IFA Special - How to finally legalize Google Street View in Germany

Today, Tuesday Sep.7th is Google day at the IFA consumer electronics show in Berlin. Eric Schmidt is giving his keynote speech as he is on a "Goodwill tour" to Germany and France.
IFA icon Funkturm Berlin in 50 year anniversary outfit

 Germany the country of "Street View - Opponents" has seen an almost hysteric discussion in the media and caused Google to respond with double page Ads in the leading "Spiegel" News magazine.
It all didn´t help very much though - Germans are overly suspicious and reluctant to allow street view photos to go online.
The current "opt-out" compromise is half hearted and does not apply existing legislation literally.

This current legislation knows something called "Panoramafreiheit" which means that anything can be photographed (and such photos be used commercially) what can be seen from public ground with normal eyes and no additional equipment used.

Any regular photographer can be sued if he uses a ladder to photograph the house or garden at the other side of the street. Likewise it is not legal to take pictures from an apartment at the opposite side.
Explicitly an "elevated standpoint" does render the Panoramafreiheit invalid.

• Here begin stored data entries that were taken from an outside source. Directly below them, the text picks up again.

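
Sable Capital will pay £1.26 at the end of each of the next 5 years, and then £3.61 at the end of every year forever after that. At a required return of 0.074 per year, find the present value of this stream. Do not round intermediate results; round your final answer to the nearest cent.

PV of 5-year annuity: £1.26 × [1 − (1+0.074)^−5] / 0.074 = 5.11139
Perpetuity value at year 5: £3.61 / 0.074 = 48.78378
PV of perpetuity: 48.78378 / (1+0.074)^5 = 34.13926
Total PV = 5.11139 + 34.13926 = 39.25064

£39.25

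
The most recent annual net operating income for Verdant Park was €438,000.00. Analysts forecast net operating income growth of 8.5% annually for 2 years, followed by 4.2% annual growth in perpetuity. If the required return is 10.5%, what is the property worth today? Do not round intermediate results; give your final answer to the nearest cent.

D_1 = 475230.00000
D_2 = 515624.55000
Terminal value at year 2: TV = D_2×(1+g_2)/(r−g_2) = 537280.78110/0.063 = 8528266.36667
P_0 = D_1/(1+r)^1 + D_2/(1+r)^2 + TV/(1+r)^2
    = 430072.39819 + 422288.28239 + 6984514.13089 = 7836874.81146

€7836874.81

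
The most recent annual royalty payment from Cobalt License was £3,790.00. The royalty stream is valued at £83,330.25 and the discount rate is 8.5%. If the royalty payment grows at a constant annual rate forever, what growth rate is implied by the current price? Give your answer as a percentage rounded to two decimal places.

P = D₀(1+g)/(r−g) ⇒ P(r−g) = D₀(1+g) ⇒ g(P+D₀) = P·r − D₀
g = (P·r − D₀)/(P + D₀) = (£83,330.25×0.085 − £3,790.00) / (£83,330.25 + £3,790.00) = 0.037799

3.78%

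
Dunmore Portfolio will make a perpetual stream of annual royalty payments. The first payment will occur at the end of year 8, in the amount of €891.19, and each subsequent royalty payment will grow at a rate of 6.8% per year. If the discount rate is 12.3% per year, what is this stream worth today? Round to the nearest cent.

€7193.65

Value at end of year 7: C₁ / (r − g) = €891.19 / (0.123 − 0.068) = €16,203.4545
Discount to today: PV = €16,203.4545 / (1 + 0.123)^7 = €16,203.4545 / 2.252466 = €7,193.65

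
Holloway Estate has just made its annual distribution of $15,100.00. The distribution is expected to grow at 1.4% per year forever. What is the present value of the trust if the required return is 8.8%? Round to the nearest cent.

$206910.81

D₁ = D₀ × (1 + g) = $15,100.00 × 1.014 = $15,311.4000
Growing perpetuity: P = D₁ / (r − g) = $15,311.4000 / (0.088 − 0.014) = $206,910.81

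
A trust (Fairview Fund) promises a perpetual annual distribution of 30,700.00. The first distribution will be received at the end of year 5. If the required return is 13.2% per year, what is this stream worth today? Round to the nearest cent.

Value at end of year 4: C / r = 30,700.00 / 0.132 = 232,575.7576
Discount to today: PV = 232,575.7576 / (1 + 0.132)^4 = 232,575.7576 / 1.642047 = 141,637.66

141637.66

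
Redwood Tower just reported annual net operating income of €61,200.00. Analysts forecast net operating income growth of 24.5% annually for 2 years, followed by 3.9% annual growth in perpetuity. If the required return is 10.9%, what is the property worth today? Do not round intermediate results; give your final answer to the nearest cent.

€1290675.13

D_1 = 76194.00000
D_2 = 94861.53000
Terminal value at year 2: TV = D_2×(1+g_2)/(r−g_2) = 98561.12967/0.07 = 1408016.13814
P_0 = D_1/(1+r)^1 + D_2/(1+r)^2 + TV/(1+r)^2
    = 68705.13977 + 77130.65736 + 1144839.32847 = 1290675.12560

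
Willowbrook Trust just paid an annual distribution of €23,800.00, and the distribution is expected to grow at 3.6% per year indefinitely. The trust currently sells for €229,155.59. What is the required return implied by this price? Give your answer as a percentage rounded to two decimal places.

14.36%

D₁ = €23,800.00 × 1.036 = €24,656.8000
P = D₁/(r − g) ⇒ r = D₁/P + g = €24,656.8000/€229,155.59 + 0.036 = 0.107599 + 0.036 = 0.143599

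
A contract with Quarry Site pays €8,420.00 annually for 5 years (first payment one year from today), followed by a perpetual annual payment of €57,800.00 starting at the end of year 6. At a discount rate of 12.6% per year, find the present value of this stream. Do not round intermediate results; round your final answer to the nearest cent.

PV of 5-year annuity: €8,420.00 × [1 − (1+0.126)^−5] / 0.126 = 29906.42533
Perpetuity value at year 5: €57,800.00 / 0.126 = 458730.15873
PV of perpetuity: 458730.15873 / (1+0.126)^5 = 253434.26991
Total PV = 29906.42533 + 253434.26991 = 283340.69524

€283340.70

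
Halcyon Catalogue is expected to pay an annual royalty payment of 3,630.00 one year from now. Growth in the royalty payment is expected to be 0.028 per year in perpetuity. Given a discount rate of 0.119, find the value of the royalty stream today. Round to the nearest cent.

Growing perpetuity: P = D₁ / (r − g) = 3,630.0000 / (0.119 − 0.028) = 39,890.11

39890.11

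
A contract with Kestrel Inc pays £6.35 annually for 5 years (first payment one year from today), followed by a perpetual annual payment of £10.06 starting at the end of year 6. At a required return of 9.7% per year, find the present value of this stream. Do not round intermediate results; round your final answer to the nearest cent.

£89.54

PV of 5-year annuity: £6.35 × [1 − (1+0.097)^−5] / 0.097 = 24.25712
Perpetuity value at year 5: £10.06 / 0.097 = 103.71134
PV of perpetuity: 103.71134 / (1+0.097)^5 = 65.28195
Total PV = 24.25712 + 65.28195 = 89.53907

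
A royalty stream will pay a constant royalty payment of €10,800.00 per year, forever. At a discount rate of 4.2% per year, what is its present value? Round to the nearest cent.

€257142.86

Level perpetuity: PV = C / r = €10,800.00 / 0.042 = €257,142.86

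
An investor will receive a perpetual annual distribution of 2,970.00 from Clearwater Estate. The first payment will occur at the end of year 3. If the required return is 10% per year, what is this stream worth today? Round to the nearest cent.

24545.45

Value at end of year 2: C / r = 2,970.00 / 0.1 = 29,700.0000
Discount to today: PV = 29,700.0000 / (1 + 0.1)^2 = 29,700.0000 / 1.210000 = 24,545.45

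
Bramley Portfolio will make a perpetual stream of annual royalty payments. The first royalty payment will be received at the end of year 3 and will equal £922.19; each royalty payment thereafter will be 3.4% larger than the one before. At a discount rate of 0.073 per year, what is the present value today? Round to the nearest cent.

£20537.92

Value at end of year 2: C₁ / (r − g) = £922.19 / (0.073 − 0.034) = £23,645.8974
Discount to today: PV = £23,645.8974 / (1 + 0.073)^2 = £23,645.8974 / 1.151329 = £20,537.92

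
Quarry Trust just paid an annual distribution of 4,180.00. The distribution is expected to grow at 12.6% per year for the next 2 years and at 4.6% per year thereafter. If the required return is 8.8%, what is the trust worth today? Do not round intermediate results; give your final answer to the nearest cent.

120303.80

D_1 = 4706.68000
D_2 = 5299.72168
Terminal value at year 2: TV = D_2×(1+g_2)/(r−g_2) = 5543.50888/0.042 = 131988.30660
P_0 = D_1/(1+r)^1 + D_2/(1+r)^2 + TV/(1+r)^2
    = 4325.99265 + 4477.08430 + 111500.71857 = 120303.79552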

Such photos - and more so the commercial use of those - do require a property release contract. This is mandatory and not optional.

If Google is treated like anybody else would be, all those Google Street view pictures are simply illegal - and opt out is not what the law means. Opt in - Home owners would have to actively allow these photos in for each and every property would be according to existing regulation.

Here my solution:
Instead of a "lex Google" (specific exceptions just for Google), I strongly plead for a more relaxed handling of the issue. Google is not evil and Street view is useful service that does not aim to inflict with our privacy.
The problem is that these car mounted cameras are at 2,90m height which means that they can peek over fences and they do constitute  what is meant with "additional equipment" in the law.
So the solution is simply to extend "Panoramafreiheit" paragraph and interpretation  to ... everything that can be seen from public ground including elevated standpoints of up to 3m.

This would be it. Easy. Now everything is in order again. Google Street View is complete legal - covered by German Panoramafreiheit - of course, Faces and Car registrations must be blurred (like before).
With this adaption to general legislation every photographer could rightfully claim the same rights as Google. Which means taking photos by means of using ladders is now allowed - also shooting from the first floor of opposite appartements - 3 Meters - this would be the guiding threshold.

And if this is not going to happen, the only consequent alternative would be for Google to repeat shooting German streets with modified cars: Camera mounts not higher than 1,80m. This would be covered by Panoramafreiheit as it is.